Something is wrong. Seriously wrong. That there is something wrong with the enigmatic Paul T, who is Foldhead, almost goes without saying: purveyor of strange and dark noise via means of a multitude of collaborative projects as well as solo channels, creator of avant-garde visual art, William Burroughs nut, and passionate left-winger, Paul is the epitome of the fringe polyartist who confuses and confounds all things mainstream and normal. These are all the reasons I like the guy and so enjoy collaborating with him whenever we manage to get our shit together. He gets it: he lives and breathes cult and outsiderdom, and has both the means and the theoretical comprehension. Which in the eyes of the many, makes him wrong. He doesn’t fit and neither does his work, and his output as Foldhead is just so much noise to most ears.

The (at least on the surface) inexplicably-titled liveBufferingErrorTimeout (I must clean the black milk with brine) is typical, and wrong on every level. This is electronica that splinters the peripheral senses.
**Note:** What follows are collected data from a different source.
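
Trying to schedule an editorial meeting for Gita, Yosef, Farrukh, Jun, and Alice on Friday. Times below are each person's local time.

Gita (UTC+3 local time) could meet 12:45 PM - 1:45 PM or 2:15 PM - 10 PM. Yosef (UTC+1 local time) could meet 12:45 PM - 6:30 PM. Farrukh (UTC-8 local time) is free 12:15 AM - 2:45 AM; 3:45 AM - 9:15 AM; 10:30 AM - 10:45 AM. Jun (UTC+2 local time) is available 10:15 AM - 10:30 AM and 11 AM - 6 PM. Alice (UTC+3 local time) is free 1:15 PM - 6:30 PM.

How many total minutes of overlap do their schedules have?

225

Gita in UTC: 09:45-10:45, 11:15-19:00 (subtract 3h to convert from UTC+3).
Yosef in UTC: 11:45-17:30 (subtract 1h to convert from UTC+1).
Farrukh in UTC: 08:15-10:45, 11:45-17:15, 18:30-18:45 (add 8h to convert from UTC-8).
Jun in UTC: 08:15-08:30, 09:00-16:00 (subtract 2h to convert from UTC+2).
Alice in UTC: 10:15-15:30 (subtract 3h to convert from UTC+3).
Gita ∩ Yosef: 11:45-17:30.
Gita ∩ Yosef ∩ Farrukh: 11:45-17:15.
Gita ∩ Yosef ∩ Farrukh ∩ Jun: 11:45-16:00.
Gita ∩ Yosef ∩ Farrukh ∩ Jun ∩ Alice: 11:45-15:30.
Those are the intersection windows.
That's a single block of 225 minutes.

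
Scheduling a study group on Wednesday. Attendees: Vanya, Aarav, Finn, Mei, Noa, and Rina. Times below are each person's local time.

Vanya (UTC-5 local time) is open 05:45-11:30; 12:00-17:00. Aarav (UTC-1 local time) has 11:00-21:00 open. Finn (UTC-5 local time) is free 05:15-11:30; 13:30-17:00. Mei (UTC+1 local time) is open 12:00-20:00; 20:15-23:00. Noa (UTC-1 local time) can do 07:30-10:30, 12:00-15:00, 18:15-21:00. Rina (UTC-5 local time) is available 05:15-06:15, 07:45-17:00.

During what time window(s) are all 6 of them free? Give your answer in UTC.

Vanya in UTC: 10:45-16:30, 17:00-22:00 (add 5h to convert from UTC-5).
Aarav in UTC: 12:00-22:00 (add 1h to convert from UTC-1).
Finn in UTC: 10:15-16:30, 18:30-22:00 (add 5h to convert from UTC-5).
Mei in UTC: 11:00-19:00, 19:15-22:00 (subtract 1h to convert from UTC+1).
Noa in UTC: 08:30-11:30, 13:00-16:00, 19:15-22:00 (add 1h to convert from UTC-1).
Rina in UTC: 10:15-11:15, 12:45-22:00 (add 5h to convert from UTC-5).
Vanya ∩ Aarav: 12:00-16:30, 17:00-22:00.
Vanya ∩ Aarav ∩ Finn: 12:00-16:30, 18:30-22:00.
Vanya ∩ Aarav ∩ Finn ∩ Mei: 12:00-16:30, 18:30-19:00, 19:15-22:00.
Vanya ∩ Aarav ∩ Finn ∩ Mei ∩ Noa: 13:00-16:00, 19:15-22:00.
Vanya ∩ Aarav ∩ Finn ∩ Mei ∩ Noa ∩ Rina: 13:00-16:00, 19:15-22:00.
Those are the intersection windows.

13:00-16:00, 19:15-22:00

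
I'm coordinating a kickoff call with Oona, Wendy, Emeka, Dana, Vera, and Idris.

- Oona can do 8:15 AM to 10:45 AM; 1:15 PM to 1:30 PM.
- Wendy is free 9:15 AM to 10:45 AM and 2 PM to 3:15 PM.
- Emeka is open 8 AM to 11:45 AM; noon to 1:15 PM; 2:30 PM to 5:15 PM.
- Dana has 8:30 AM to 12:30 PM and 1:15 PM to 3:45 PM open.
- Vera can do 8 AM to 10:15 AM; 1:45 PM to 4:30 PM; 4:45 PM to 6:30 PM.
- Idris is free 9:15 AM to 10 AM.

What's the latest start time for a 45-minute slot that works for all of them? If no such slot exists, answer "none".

09:15

Oona ∩ Wendy: 09:15-10:45.
Oona ∩ Wendy ∩ Emeka: 09:15-10:45.
Oona ∩ Wendy ∩ Emeka ∩ Dana: 09:15-10:45.
Oona ∩ Wendy ∩ Emeka ∩ Dana ∩ Vera: 09:15-10:15.
Oona ∩ Wendy ∩ Emeka ∩ Dana ∩ Vera ∩ Idris: 09:15-10:00.
The last common window of at least 45 minutes is 09:15-10:00; a 45-minute meeting can start as late as 09:15 and still end by 10:00.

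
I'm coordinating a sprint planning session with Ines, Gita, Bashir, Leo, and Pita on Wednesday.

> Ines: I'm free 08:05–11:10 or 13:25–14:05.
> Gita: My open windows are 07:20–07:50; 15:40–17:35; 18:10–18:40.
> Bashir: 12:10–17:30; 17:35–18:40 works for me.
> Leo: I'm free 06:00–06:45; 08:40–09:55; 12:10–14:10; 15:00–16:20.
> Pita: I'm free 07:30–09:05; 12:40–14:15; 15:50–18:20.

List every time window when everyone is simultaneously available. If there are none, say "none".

none

Ines ∩ Gita: ∅.
Ines ∩ Gita ∩ Bashir: ∅.
Ines ∩ Gita ∩ Bashir ∩ Leo: ∅.
Ines ∩ Gita ∩ Bashir ∩ Leo ∩ Pita: ∅.
There is no time when everyone is free.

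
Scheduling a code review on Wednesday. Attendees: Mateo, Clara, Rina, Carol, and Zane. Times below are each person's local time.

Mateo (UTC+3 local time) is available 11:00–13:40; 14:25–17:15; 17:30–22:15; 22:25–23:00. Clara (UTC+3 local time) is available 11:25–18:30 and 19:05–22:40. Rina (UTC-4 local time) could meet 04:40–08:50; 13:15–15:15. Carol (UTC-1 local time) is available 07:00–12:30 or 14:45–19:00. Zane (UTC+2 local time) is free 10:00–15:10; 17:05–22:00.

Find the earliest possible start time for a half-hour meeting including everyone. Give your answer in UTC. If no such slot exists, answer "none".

Mateo in UTC: 08:00-10:40, 11:25-14:15, 14:30-19:15, 19:25-20:00 (subtract 3h to convert from UTC+3).
Clara in UTC: 08:25-15:30, 16:05-19:40 (subtract 3h to convert from UTC+3).
Rina in UTC: 08:40-12:50, 17:15-19:15 (add 4h to convert from UTC-4).
Carol in UTC: 08:00-13:30, 15:45-20:00 (add 1h to convert from UTC-1).
Zane in UTC: 08:00-13:10, 15:05-20:00 (subtract 2h to convert from UTC+2).
Mateo ∩ Clara: 08:25-10:40, 11:25-14:15, 14:30-15:30, 16:05-19:15, 19:25-19:40.
Mateo ∩ Clara ∩ Rina: 08:40-10:40, 11:25-12:50, 17:15-19:15.
Mateo ∩ Clara ∩ Rina ∩ Carol: 08:40-10:40, 11:25-12:50, 17:15-19:15.
Mateo ∩ Clara ∩ Rina ∩ Carol ∩ Zane: 08:40-10:40, 11:25-12:50, 17:15-19:15.
The first common window of at least 30 minutes is 08:40-10:40, so the earliest start is 08:40.

08:40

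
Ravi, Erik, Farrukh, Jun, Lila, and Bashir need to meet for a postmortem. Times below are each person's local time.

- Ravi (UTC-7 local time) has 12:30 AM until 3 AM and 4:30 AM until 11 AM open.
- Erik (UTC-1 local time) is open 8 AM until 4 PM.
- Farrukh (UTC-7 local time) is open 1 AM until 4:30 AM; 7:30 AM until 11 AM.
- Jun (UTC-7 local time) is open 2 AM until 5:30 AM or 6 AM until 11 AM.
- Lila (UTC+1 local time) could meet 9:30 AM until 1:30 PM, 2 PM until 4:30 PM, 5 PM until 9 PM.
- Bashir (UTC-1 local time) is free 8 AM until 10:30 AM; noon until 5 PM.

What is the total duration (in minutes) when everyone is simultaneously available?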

It focuses on frequencies that register almost subliminally and that hurt the most, with shards of brain-piercing treble attacking from all sides while whipping whorls of stuttering circuit crackling prod the synapses like needles. It’s a relentless crackle, pop, hiss and fizz, like a firework display exploding inside your cranium exploding over a wash of analogue froth.

Recorded on 19 October 2019, the recording features just the one piece – ‘rotting tongue: nature’s assailed’. It’s as brutal as whiplash and ten times more likely to induce tinnitus, and with a running time of only 7’34” – instead of a classically Burroughsian 23’ that’s more typical, something is very wrong indeed. The noise stops abruptly, and in the absence of information accompanying the release itself, the clue, I suspect, is in the title.

Equipment malfunction or failure is one those things that plagues the recording artist in the digital age. And so what was mapped out to be an hour of racket has emerged as a mere seven minutes; a single rather than an album. But what it lacks in duration, it makes up in pian infliction. A short, sharp shock indeed.